*DISCLAIMER: This Article Is Purely Satirical in Nature – Read at Your Own Risk.
Here’s the scenario: you’re as broke as a newly released convict, with about the same job prospects. Your bills
are due and your bank account balance looks more like a thermometer reading. What are you to do? I know…Let’s start a cover band!
If you know anything about the music business at all, you know that cover bands are the way to go. Despite the successes of major record label artists, the bar bands who play their own versions of the big stars songs are cleaning up. There are a few reasons for this and we’ll discuss them here, along with a step by step guide guaranteed to kick off your music career with a bang. Here’s what you need to know:
There’s More Money Than You Can Count for Cover Bands
Let’s face it, bars and clubs are absolutely recession proof. They’re rolling in the dough. In fact, many Houston bars have been forced to undergo construction to add rooms to hold all their money until a bank deposit can be
made. Naturally, club owners and managers are generous souls and frequently work the phones day and night trying to find cover bands with whom they can share the wealth. I have personally been stopped while walking through downtown Houston by several bar owners. Apparently, having long hair is a dead giveaway that I am, in fact, a musician. I’ve lost count of how many times I’ve had to call my brother-in-law to bring one of his work vans to help me haul the cash home.
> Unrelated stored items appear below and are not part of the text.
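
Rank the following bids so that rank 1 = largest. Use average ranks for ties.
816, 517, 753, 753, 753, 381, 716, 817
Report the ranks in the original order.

2, 7, 4, 4, 4, 8, 6, 1

Sorted (descending): 817, 816, 753, 753, 753, 716, 517, 381
The 3 values of 753 occupy positions 3–5 → average rank 4.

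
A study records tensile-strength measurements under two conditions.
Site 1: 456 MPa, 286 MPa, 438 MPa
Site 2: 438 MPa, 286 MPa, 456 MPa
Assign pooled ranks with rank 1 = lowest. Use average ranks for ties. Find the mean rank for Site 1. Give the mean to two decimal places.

Sorted (ascending): 286, 286, 438, 438, 456, 456
The 2 values of 286 occupy positions 1–2 → average rank (1+2)/2 = 1.5.
The 2 values of 438 occupy positions 3–4 → average rank (3+4)/2 = 3.5.
The 2 values of 456 occupy positions 5–6 → average rank (5+6)/2 = 5.5.
Site 1 values → pooled ranks: 456→5.5, 286→1.5, 438→3.5
Mean rank = (5.5 + 1.5 + 3.5) / 3 = 3.50

3.50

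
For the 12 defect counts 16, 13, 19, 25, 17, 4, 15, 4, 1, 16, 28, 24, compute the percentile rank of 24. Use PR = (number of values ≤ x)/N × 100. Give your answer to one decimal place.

N = 12.
Strictly below 24: 9. Equal to 24: 1.
PR = 10/12 × 100 = 83.3

83.3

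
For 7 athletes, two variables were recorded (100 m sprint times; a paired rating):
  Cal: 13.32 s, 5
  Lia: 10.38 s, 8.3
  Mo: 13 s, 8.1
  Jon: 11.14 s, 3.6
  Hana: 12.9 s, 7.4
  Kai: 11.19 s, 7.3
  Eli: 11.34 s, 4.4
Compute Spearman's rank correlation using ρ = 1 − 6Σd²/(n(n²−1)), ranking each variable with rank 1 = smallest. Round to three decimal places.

Ranks of variable 1: 7, 1, 6, 2, 5, 3, 4
Ranks of variable 2: 3, 7, 6, 1, 5, 4, 2
d = r₁ − r₂: 4, -6, 0, 1, 0, -1, 2
d²: 16, 36, 0, 1, 0, 1, 4; Σd² = 58
ρ = 1 − 6·58/(7·48) = 1 − 348/336 = -0.036

-0.036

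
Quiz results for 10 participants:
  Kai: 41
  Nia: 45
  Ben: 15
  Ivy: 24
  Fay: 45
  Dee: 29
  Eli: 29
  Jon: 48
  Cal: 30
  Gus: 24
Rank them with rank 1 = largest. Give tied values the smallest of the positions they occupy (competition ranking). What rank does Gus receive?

8

Sorted (descending): 48, 45, 45, 41, 30, 29, 29, 24, 24, 15
The 2 values of 45 occupy positions 2–3 → each gets rank 2.
The 2 values of 29 occupy positions 6–7 → each gets rank 6.
The 2 values of 24 occupy positions 8–9 → each gets rank 8.
Gus has value 24 → rank 8.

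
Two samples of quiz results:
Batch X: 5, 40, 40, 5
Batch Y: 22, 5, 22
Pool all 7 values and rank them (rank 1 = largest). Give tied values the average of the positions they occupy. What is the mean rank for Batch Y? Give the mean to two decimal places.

4.33

Sorted (descending): 40, 40, 22, 22, 5, 5, 5
The 2 values of 40 occupy positions 1–2 → average rank (1+2)/2 = 1.5.
The 2 values of 22 occupy positions 3–4 → average rank (3+4)/2 = 3.5.
The 3 values of 5 occupy positions 5–7 → average rank 6.
Batch Y values → pooled ranks: 22→3.5, 5→6, 22→3.5
Mean rank = (3.5 + 6 + 3.5) / 3 = 4.33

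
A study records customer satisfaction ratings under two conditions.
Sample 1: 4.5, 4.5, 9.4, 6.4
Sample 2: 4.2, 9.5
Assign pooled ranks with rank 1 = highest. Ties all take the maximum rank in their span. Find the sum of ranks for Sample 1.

15

Sorted (descending): 9.5, 9.4, 6.4, 4.5, 4.5, 4.2
The 2 values of 4.5 occupy positions 4–5 → each gets rank 5.
Sample 1 values → pooled ranks: 4.5→5, 4.5→5, 9.4→2, 6.4→3
Rank sum = 5 + 5 + 2 + 3 = 15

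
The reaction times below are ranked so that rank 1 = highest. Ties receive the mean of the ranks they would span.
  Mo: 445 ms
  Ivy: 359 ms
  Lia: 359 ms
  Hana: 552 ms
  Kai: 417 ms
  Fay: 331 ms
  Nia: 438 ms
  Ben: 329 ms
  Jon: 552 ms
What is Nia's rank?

4

Sorted (descending): 552, 552, 445, 438, 417, 359, 359, 331, 329
The 2 values of 552 occupy positions 1–2 → average rank (1+2)/2 = 1.5.
The 2 values of 359 occupy positions 6–7 → average rank (6+7)/2 = 6.5.
Nia has value 438 ms → rank 4.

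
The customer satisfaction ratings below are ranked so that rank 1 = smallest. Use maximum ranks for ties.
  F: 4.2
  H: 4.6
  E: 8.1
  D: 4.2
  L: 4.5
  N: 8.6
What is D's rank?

2

Sorted (ascending): 4.2, 4.2, 4.5, 4.6, 8.1, 8.6
The 2 values of 4.2 occupy positions 1–2 → each gets rank 2.
D has value 4.2 → rank 2.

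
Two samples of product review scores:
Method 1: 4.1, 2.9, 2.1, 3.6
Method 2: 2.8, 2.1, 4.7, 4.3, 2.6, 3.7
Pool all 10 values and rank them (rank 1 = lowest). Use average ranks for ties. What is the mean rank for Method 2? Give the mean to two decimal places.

Sorted (ascending): 2.1, 2.1, 2.6, 2.8, 2.9, 3.6, 3.7, 4.1, 4.3, 4.7
The 2 values of 2.1 occupy positions 1–2 → average rank (1+2)/2 = 1.5.
Method 2 values → pooled ranks: 2.8→4, 2.1→1.5, 4.7→10, 4.3→9, 2.6→3, 3.7→7
Mean rank = (4 + 1.5 + 10 + 9 + 3 + 7) / 6 = 5.75

5.75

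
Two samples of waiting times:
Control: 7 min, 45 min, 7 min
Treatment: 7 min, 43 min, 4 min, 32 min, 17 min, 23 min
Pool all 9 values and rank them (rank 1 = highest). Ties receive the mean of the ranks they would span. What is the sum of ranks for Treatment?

Sorted (descending): 45, 43, 32, 23, 17, 7, 7, 7, 4
The 3 values of 7 occupy positions 6–8 → average rank 7.
Treatment values → pooled ranks: 7→7, 43→2, 4→9, 32→3, 17→5, 23→4
Rank sum = 7 + 2 + 9 + 3 + 5 + 4 = 30

30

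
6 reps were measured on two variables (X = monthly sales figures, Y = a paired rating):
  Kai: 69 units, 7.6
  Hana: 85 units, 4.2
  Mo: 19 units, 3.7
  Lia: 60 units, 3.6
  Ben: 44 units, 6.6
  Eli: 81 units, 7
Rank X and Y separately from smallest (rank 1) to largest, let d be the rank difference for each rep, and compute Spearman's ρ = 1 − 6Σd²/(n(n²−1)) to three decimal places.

Ranks of variable 1: 4, 6, 1, 3, 2, 5
Ranks of variable 2: 6, 3, 2, 1, 4, 5
d = r₁ − r₂: -2, 3, -1, 2, -2, 0
d²: 4, 9, 1, 4, 4, 0; Σd² = 22
ρ = 1 − 6·22/(6·35) = 1 − 132/210 = 0.371

0.371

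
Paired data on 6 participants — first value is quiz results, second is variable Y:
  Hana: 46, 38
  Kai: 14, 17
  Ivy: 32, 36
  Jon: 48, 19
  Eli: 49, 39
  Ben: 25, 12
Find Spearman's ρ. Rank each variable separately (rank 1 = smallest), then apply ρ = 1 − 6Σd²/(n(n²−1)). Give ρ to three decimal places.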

Such Small Investments and Such Huge Profits
With all the money floating around for musicians, one might believe that it would take a series of large investments to start a cover band. Nothing could be further from the truth! Musical Instrument stores are now leading the way into the future with the bold new approach of giving away merchandise. I don’t know how it is anywhere else these days, but here in Houston they’re constantly adding loading docks to the fronts of the stores. This is to accommodate all the vehicles backing up and loading all the free stuff. In a stroke of brilliance, musical instrument stores are leading the way yet again by leaving their doors unlocked after business hours. This allows customers to show up when it’s convenient for them. No more rushing around to get there before 9 p.m.
So, the math is there. Free equipment combined with massive payouts for musicians equals huge profits! It’s a “no brainer” – which might be the problem historically associated with the music business. People were simply overthinking it. The new mantra is now “Give Me Free Stuff and Pay Me Lots of Money”. Truly, these are words we can and should live by.
It’s So Easy, Anyone Can Do It
At last, the day of the Underachiever has arrived! The joke is now on all the “Egg Head” kids in school who studied endless hours, developed ulcers trying to get into college and stay there, and graduated with $100K worth of Student Loan debt. Yes, if you can play at least a couple of chords on the guitar you can be a star. There can never be too many musicians. This is because the public’s attention span has evolved and deepened
with more focus and less distraction. The days of mindless zombies with faces buried in their phones as they stumble down the sidewalks are over. People are now interested in what’s actually going on around them. Further, they’re keenly interested in what you have to say. Never before have audiences listened so intently to song lyrics or the subtle nuances of instrumentation. All you have to do is pick up an instrument and you, too, will have an immediate following. And best of all, you can relax and use whatever knowledge and skill you currently possess. Practice is now deemed overrated and entirely unnecessary.
There’s So Little Competition
I must admit that I was startled this past Thursday morning at around 3 a.m. There was the loudest whooping and hollering I’ve ever heard going up and down the streets of our neighborhood. It turns out that bar and club owners are now catching rides with newspaper delivery people – who are busier than ever – and actively seeking cover bands to hire. Obviously, they know that musicians keep late hours – which explains the odd pairing with
the “paper boy”. It was quite something to behold as the owner of the club down the street bellowed through a bull horn asking for anyone with a band to please come out of the house. I got a little nervous when they stopped in front of our house because we just don’t have any room in our schedule. Not to worry, it was just the club owner’s assistant dropping off bags of cash on the front porch.
The point is that there is so little competition that you can clean up with a cover band. They’ll be kissing your “hinder parts” to get you into their establishment to favor them with a tune. There are so few cover bands in Houston that the mayor just announced that she is renaming several streets after all the bands which have originated in or may possibly originate from the Houston area. Yes, these are the good old days.